Toto Wolff Mercedes’in ve Lewis Hamilton’ın, Pastor Maldonado’nun 2012’deki inanılmaz İspanya GP’si galibiyeti olmasaydı Formula 1’de gelişemeyeceğini anlattı.
Mercedes, F1’de rekor kıran 6 tane çifte Dünya Şampiyonluğuna sahip, Hamilton ise 5 Dünya Şampiyonluğu yakalayarak Michael Schumacher’in prestijli rekoruna ulaşmasına 1 Dünya Şampiyonluğu kaldı.
Gümüş Oklar F1’e döndükleri 2010 senesinde olan maddi sıkıntılar sebebiyle dominant değillerdi, ancak Maldonado’nun Williams- Wolff’un yatırımcısı olduğu zaman - ile Barcelona’da galibiyete ulaşması, Mercedes’in ana şirketi Daimler’in dikkati çekti.
Wolff’a karşı duydukları ilgilerin sonrasında bir sonraki yıl, takımlarını onlara emanet ettiler ve Wolff Mercedes’in V6 hibrit çağında bir anda ortaya çıkan dominasyonunun en başarılı isimlerini bir araya getirmeyi başarmıştı.
Motorsport-total.com’a konuşan Wolff şunları söyledi: “Bana dışarıdan gelen bir düşünceydi. Bazı şeyleri göstermeye çalıştım ve değerlendirme yapmak istedim. Williams’daki rolümün ilk yılındaydım. O sene yarış kazanmayı başardık."
“Zetsche’nin (Daimler CEO’su Dieter) bana sorduğu soru ‘Williams’la nasıl bir yarış kazanırsın, ve bunu Mercedes’te de nasıl yapabiliriz? İmkanları nasıl işletiyorsunuz?’ olmuştu.”
“Ve her şeyin sonunda hepsi aynı imkanlardı. Düşünce sadece bir sonraki görüşmede aklımıza geldi ve bana ‘Bunu bizimle yapmak ister misin?’ dediler.”
“Projemizin kurulunun bakış açısının değişimi 2012 yılının sonu, 2013 yılının başı civarlarında gerçekleşti. Ek bir kişi olarak, organizasyon ve imkanlar olarak Mercedes’in şampiyon olma beklentilerini karşılayıp karşılamayacağı ile ilgili, Williams’ı da dayanak alarak, bir fikir vermem istendi.”
“Özetle söylediğim şey şuydu, ‘Williams ile benzer bir organizasyona sahipsiniz, benzer bir yapı ve olanaklara. Benim Williams için amacım ilk beşte kendimize yer bulabilmek. Kendi beklentileriniz ve yapabileceğiniz arasında büyük bir fark vardır.’”
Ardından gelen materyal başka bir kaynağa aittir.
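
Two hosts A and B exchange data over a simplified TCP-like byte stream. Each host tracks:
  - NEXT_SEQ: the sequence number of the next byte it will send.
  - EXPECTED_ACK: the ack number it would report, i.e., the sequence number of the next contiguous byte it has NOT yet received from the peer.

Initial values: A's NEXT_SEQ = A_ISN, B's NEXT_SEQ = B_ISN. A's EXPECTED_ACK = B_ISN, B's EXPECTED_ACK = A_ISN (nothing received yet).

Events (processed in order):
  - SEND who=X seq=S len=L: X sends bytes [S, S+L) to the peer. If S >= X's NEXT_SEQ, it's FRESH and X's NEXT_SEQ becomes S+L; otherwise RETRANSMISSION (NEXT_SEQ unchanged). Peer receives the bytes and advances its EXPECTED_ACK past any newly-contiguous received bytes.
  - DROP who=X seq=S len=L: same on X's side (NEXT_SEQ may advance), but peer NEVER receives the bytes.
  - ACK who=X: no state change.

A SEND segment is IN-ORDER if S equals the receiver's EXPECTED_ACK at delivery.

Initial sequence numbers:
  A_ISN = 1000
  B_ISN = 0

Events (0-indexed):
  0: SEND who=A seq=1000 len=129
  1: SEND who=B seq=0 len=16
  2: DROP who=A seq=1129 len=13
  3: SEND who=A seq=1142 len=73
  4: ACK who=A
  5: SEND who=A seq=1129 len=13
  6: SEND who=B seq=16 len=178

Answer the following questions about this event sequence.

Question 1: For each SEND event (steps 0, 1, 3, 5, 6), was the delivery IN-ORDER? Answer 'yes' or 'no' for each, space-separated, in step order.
Answer: yes yes no yes yes

Derivation:
Step 0: SEND seq=1000 -> in-order
Step 1: SEND seq=0 -> in-order
Step 3: SEND seq=1142 -> out-of-order
Step 5: SEND seq=1129 -> in-order
Step 6: SEND seq=16 -> in-order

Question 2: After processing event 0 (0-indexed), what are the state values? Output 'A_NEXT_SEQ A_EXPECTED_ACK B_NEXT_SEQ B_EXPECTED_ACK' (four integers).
After event 0: A_seq=1129 A_ack=0 B_seq=0 B_ack=1129

1129 0 0 1129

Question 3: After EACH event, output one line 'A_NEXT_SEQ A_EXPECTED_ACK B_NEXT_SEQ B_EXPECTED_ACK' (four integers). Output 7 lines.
1129 0 0 1129
1129 16 16 1129
1142 16 16 1129
1215 16 16 1129
1215 16 16 1129
1215 16 16 1215
1215 194 194 1215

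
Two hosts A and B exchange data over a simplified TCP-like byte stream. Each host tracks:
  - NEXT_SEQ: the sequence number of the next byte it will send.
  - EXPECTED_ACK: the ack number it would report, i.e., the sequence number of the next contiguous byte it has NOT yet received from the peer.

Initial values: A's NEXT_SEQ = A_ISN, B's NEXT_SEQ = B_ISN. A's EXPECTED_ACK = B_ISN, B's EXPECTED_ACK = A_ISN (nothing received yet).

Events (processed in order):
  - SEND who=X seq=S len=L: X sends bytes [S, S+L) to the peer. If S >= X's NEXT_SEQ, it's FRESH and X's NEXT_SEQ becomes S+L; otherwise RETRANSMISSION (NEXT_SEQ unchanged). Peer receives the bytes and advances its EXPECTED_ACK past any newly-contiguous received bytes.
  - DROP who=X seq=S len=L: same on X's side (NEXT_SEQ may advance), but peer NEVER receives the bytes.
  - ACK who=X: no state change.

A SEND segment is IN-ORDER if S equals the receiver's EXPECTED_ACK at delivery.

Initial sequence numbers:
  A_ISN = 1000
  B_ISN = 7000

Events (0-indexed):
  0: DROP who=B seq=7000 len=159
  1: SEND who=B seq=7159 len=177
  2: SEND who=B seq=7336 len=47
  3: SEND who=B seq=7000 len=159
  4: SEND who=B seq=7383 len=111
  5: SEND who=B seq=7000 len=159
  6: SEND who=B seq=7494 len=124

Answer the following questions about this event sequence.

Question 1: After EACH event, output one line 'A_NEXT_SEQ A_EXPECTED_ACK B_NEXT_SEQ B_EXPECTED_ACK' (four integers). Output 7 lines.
1000 7000 7159 1000
1000 7000 7336 1000
1000 7000 7383 1000
1000 7383 7383 1000
1000 7494 7494 1000
1000 7494 7494 1000
1000 7618 7618 1000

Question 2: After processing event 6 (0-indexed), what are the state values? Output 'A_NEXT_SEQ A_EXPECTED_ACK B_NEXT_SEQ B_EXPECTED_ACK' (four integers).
After event 0: A_seq=1000 A_ack=7000 B_seq=7159 B_ack=1000
After event 1: A_seq=1000 A_ack=7000 B_seq=7336 B_ack=1000
After event 2: A_seq=1000 A_ack=7000 B_seq=7383 B_ack=1000
After event 3: A_seq=1000 A_ack=7383 B_seq=7383 B_ack=1000
After event 4: A_seq=1000 A_ack=7494 B_seq=7494 B_ack=1000
After event 5: A_seq=1000 A_ack=7494 B_seq=7494 B_ack=1000
After event 6: A_seq=1000 A_ack=7618 B_seq=7618 B_ack=1000

1000 7618 7618 1000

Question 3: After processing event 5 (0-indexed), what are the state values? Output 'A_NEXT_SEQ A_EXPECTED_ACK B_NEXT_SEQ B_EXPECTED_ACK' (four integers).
After event 0: A_seq=1000 A_ack=7000 B_seq=7159 B_ack=1000
After event 1: A_seq=1000 A_ack=7000 B_seq=7336 B_ack=1000
After event 2: A_seq=1000 A_ack=7000 B_seq=7383 B_ack=1000
After event 3: A_seq=1000 A_ack=7383 B_seq=7383 B_ack=1000
After event 4: A_seq=1000 A_ack=7494 B_seq=7494 B_ack=1000
After event 5: A_seq=1000 A_ack=7494 B_seq=7494 B_ack=1000

1000 7494 7494 1000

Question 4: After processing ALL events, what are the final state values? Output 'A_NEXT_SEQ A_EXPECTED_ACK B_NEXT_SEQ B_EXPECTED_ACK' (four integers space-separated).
After event 0: A_seq=1000 A_ack=7000 B_seq=7159 B_ack=1000
After event 1: A_seq=1000 A_ack=7000 B_seq=7336 B_ack=1000
After event 2: A_seq=1000 A_ack=7000 B_seq=7383 B_ack=1000
After event 3: A_seq=1000 A_ack=7383 B_seq=7383 B_ack=1000
After event 4: A_seq=1000 A_ack=7494 B_seq=7494 B_ack=1000
After event 5: A_seq=1000 A_ack=7494 B_seq=7494 B_ack=1000
After event 6: A_seq=1000 A_ack=7618 B_seq=7618 B_ack=1000

Answer: 1000 7618 7618 1000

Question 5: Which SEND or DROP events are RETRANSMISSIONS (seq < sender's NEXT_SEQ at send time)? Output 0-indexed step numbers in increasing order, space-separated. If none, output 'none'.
Answer: 3 5

Derivation:
Step 0: DROP seq=7000 -> fresh
Step 1: SEND seq=7159 -> fresh
Step 2: SEND seq=7336 -> fresh
Step 3: SEND seq=7000 -> retransmit
Step 4: SEND seq=7383 -> fresh
Step 5: SEND seq=7000 -> retransmit
Step 6: SEND seq=7494 -> fresh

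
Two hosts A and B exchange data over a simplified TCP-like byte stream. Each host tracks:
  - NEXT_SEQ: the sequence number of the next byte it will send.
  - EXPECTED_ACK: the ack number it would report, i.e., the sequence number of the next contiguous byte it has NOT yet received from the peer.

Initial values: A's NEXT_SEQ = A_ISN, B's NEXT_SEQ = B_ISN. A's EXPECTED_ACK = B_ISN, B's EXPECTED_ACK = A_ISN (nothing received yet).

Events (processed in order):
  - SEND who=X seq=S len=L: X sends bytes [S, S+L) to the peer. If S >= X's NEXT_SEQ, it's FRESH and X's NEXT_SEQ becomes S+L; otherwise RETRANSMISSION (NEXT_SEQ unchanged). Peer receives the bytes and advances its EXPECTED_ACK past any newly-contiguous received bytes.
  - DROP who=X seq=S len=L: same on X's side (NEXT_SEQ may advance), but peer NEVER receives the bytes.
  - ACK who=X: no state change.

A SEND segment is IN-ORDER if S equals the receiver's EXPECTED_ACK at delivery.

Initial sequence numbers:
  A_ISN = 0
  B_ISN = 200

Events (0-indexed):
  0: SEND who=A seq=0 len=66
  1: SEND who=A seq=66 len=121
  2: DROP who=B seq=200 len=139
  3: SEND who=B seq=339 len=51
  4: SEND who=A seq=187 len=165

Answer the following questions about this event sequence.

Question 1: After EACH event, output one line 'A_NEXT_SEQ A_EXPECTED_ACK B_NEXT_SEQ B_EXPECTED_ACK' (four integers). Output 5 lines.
66 200 200 66
187 200 200 187
187 200 339 187
187 200 390 187
352 200 390 352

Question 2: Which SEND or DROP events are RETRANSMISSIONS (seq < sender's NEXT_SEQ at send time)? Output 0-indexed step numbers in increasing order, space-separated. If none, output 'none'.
Answer: none

Derivation:
Step 0: SEND seq=0 -> fresh
Step 1: SEND seq=66 -> fresh
Step 2: DROP seq=200 -> fresh
Step 3: SEND seq=339 -> fresh
Step 4: SEND seq=187 -> fresh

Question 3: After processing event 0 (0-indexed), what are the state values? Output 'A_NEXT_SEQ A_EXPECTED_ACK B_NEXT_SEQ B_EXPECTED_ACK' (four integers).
After event 0: A_seq=66 A_ack=200 B_seq=200 B_ack=66

66 200 200 66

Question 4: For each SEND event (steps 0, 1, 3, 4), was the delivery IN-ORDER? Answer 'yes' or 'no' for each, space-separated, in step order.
Step 0: SEND seq=0 -> in-order
Step 1: SEND seq=66 -> in-order
Step 3: SEND seq=339 -> out-of-order
Step 4: SEND seq=187 -> in-order

Answer: yes yes no yes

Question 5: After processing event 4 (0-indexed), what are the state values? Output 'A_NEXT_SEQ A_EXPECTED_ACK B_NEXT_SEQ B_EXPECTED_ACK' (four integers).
After event 0: A_seq=66 A_ack=200 B_seq=200 B_ack=66
After event 1: A_seq=187 A_ack=200 B_seq=200 B_ack=187
After event 2: A_seq=187 A_ack=200 B_seq=339 B_ack=187
After event 3: A_seq=187 A_ack=200 B_seq=390 B_ack=187
After event 4: A_seq=352 A_ack=200 B_seq=390 B_ack=352

352 200 390 352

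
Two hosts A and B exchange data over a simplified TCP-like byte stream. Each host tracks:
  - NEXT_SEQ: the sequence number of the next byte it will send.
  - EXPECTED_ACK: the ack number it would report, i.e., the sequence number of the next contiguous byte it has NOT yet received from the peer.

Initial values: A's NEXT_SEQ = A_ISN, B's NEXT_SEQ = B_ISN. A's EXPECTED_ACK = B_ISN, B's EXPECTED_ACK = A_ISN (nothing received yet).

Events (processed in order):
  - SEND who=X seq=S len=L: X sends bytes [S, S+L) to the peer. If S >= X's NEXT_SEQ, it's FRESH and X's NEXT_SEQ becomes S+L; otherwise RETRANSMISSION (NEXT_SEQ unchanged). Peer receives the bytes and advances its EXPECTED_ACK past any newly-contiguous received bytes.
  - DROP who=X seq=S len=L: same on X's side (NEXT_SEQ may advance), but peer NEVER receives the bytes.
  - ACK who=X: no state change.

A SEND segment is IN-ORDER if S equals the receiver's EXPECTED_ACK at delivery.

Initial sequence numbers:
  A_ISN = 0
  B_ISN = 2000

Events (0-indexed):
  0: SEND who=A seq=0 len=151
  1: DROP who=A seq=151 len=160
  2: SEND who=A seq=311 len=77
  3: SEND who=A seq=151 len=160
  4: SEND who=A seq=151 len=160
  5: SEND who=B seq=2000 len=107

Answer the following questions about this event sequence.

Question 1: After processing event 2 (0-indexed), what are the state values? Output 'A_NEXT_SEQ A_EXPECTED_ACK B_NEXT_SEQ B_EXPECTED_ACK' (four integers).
After event 0: A_seq=151 A_ack=2000 B_seq=2000 B_ack=151
After event 1: A_seq=311 A_ack=2000 B_seq=2000 B_ack=151
After event 2: A_seq=388 A_ack=2000 B_seq=2000 B_ack=151

388 2000 2000 151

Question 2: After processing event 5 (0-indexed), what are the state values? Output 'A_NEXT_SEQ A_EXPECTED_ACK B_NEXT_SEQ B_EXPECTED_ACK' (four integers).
After event 0: A_seq=151 A_ack=2000 B_seq=2000 B_ack=151
After event 1: A_seq=311 A_ack=2000 B_seq=2000 B_ack=151
After event 2: A_seq=388 A_ack=2000 B_seq=2000 B_ack=151
After event 3: A_seq=388 A_ack=2000 B_seq=2000 B_ack=388
After event 4: A_seq=388 A_ack=2000 B_seq=2000 B_ack=388
After event 5: A_seq=388 A_ack=2107 B_seq=2107 B_ack=388

388 2107 2107 388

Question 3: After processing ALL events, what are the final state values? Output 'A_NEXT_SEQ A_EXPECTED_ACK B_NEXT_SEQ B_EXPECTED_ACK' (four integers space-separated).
After event 0: A_seq=151 A_ack=2000 B_seq=2000 B_ack=151
After event 1: A_seq=311 A_ack=2000 B_seq=2000 B_ack=151
After event 2: A_seq=388 A_ack=2000 B_seq=2000 B_ack=151
After event 3: A_seq=388 A_ack=2000 B_seq=2000 B_ack=388
After event 4: A_seq=388 A_ack=2000 B_seq=2000 B_ack=388
After event 5: A_seq=388 A_ack=2107 B_seq=2107 B_ack=388

Answer: 388 2107 2107 388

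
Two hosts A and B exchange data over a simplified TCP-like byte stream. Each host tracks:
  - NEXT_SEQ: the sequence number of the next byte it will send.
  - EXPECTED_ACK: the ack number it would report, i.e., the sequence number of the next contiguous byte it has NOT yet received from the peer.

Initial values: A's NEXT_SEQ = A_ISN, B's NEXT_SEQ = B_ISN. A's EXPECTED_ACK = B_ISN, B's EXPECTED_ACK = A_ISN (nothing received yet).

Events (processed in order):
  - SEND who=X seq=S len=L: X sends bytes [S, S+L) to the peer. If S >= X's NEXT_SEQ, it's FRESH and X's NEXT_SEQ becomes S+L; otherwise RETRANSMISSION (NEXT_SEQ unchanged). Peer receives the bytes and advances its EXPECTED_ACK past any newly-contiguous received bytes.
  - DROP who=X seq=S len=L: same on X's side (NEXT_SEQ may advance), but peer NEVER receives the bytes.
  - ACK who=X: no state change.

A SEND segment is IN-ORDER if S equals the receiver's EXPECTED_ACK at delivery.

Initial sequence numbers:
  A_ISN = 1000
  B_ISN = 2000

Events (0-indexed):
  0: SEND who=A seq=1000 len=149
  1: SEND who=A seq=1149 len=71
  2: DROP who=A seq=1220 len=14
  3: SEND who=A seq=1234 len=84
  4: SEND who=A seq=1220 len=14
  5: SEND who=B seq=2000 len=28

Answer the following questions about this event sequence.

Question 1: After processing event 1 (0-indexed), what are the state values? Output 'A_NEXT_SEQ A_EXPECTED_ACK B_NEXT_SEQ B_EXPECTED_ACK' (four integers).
After event 0: A_seq=1149 A_ack=2000 B_seq=2000 B_ack=1149
After event 1: A_seq=1220 A_ack=2000 B_seq=2000 B_ack=1220

1220 2000 2000 1220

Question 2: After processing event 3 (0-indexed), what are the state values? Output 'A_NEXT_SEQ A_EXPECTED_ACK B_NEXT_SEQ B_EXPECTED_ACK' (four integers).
After event 0: A_seq=1149 A_ack=2000 B_seq=2000 B_ack=1149
After event 1: A_seq=1220 A_ack=2000 B_seq=2000 B_ack=1220
After event 2: A_seq=1234 A_ack=2000 B_seq=2000 B_ack=1220
After event 3: A_seq=1318 A_ack=2000 B_seq=2000 B_ack=1220

1318 2000 2000 1220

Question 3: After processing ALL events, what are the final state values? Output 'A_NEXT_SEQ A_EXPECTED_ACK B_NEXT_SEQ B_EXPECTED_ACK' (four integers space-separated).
After event 0: A_seq=1149 A_ack=2000 B_seq=2000 B_ack=1149
After event 1: A_seq=1220 A_ack=2000 B_seq=2000 B_ack=1220
After event 2: A_seq=1234 A_ack=2000 B_seq=2000 B_ack=1220
After event 3: A_seq=1318 A_ack=2000 B_seq=2000 B_ack=1220
After event 4: A_seq=1318 A_ack=2000 B_seq=2000 B_ack=1318
After event 5: A_seq=1318 A_ack=2028 B_seq=2028 B_ack=1318

Answer: 1318 2028 2028 1318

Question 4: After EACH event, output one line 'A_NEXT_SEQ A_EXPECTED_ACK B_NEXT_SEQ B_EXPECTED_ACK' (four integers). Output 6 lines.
1149 2000 2000 1149
1220 2000 2000 1220
1234 2000 2000 1220
1318 2000 2000 1220
1318 2000 2000 1318
1318 2028 2028 1318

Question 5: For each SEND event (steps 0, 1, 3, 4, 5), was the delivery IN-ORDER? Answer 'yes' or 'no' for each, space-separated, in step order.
Answer: yes yes no yes yes

Derivation:
Step 0: SEND seq=1000 -> in-order
Step 1: SEND seq=1149 -> in-order
Step 3: SEND seq=1234 -> out-of-order
Step 4: SEND seq=1220 -> in-order
Step 5: SEND seq=2000 -> in-order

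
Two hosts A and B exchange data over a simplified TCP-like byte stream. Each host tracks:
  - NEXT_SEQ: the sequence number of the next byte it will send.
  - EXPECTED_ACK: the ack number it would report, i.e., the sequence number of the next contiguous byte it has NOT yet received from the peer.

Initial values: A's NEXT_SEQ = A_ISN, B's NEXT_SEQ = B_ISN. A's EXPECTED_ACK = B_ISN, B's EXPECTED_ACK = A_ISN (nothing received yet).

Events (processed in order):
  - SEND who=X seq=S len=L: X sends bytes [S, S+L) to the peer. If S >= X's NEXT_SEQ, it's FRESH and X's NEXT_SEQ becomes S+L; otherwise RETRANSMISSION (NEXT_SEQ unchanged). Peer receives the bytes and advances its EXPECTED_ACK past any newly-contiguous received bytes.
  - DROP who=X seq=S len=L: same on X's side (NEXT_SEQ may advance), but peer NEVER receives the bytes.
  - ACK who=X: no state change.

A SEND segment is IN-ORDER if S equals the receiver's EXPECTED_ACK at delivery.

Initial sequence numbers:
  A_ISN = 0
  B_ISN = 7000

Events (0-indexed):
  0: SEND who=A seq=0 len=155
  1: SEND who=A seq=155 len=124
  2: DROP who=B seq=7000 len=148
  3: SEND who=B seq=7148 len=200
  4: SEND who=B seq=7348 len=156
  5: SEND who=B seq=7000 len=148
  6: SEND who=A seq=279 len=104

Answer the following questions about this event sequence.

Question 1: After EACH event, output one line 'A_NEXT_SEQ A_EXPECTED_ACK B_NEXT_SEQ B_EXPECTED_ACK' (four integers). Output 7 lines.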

“Bu karar yakın zamanda verilmeliydi ve bu karar Dieter Zetsche ve kuruldaki iş arkadaşları tarafından verilecekti. Pokerde buna ‘All-in’ (poker masasında oyuncunun elindeki bütün fişleri ortaya koyması) denir.”
“Bize olan bu güveni geri ödemeyi başardık, sadece pist içindeki başarıyla değil, aynı zamanda finansal teşvikle de, bu yüzden takıma olan bağlılığımızın fiyat-performans oranı çok iyi bir seviyede.”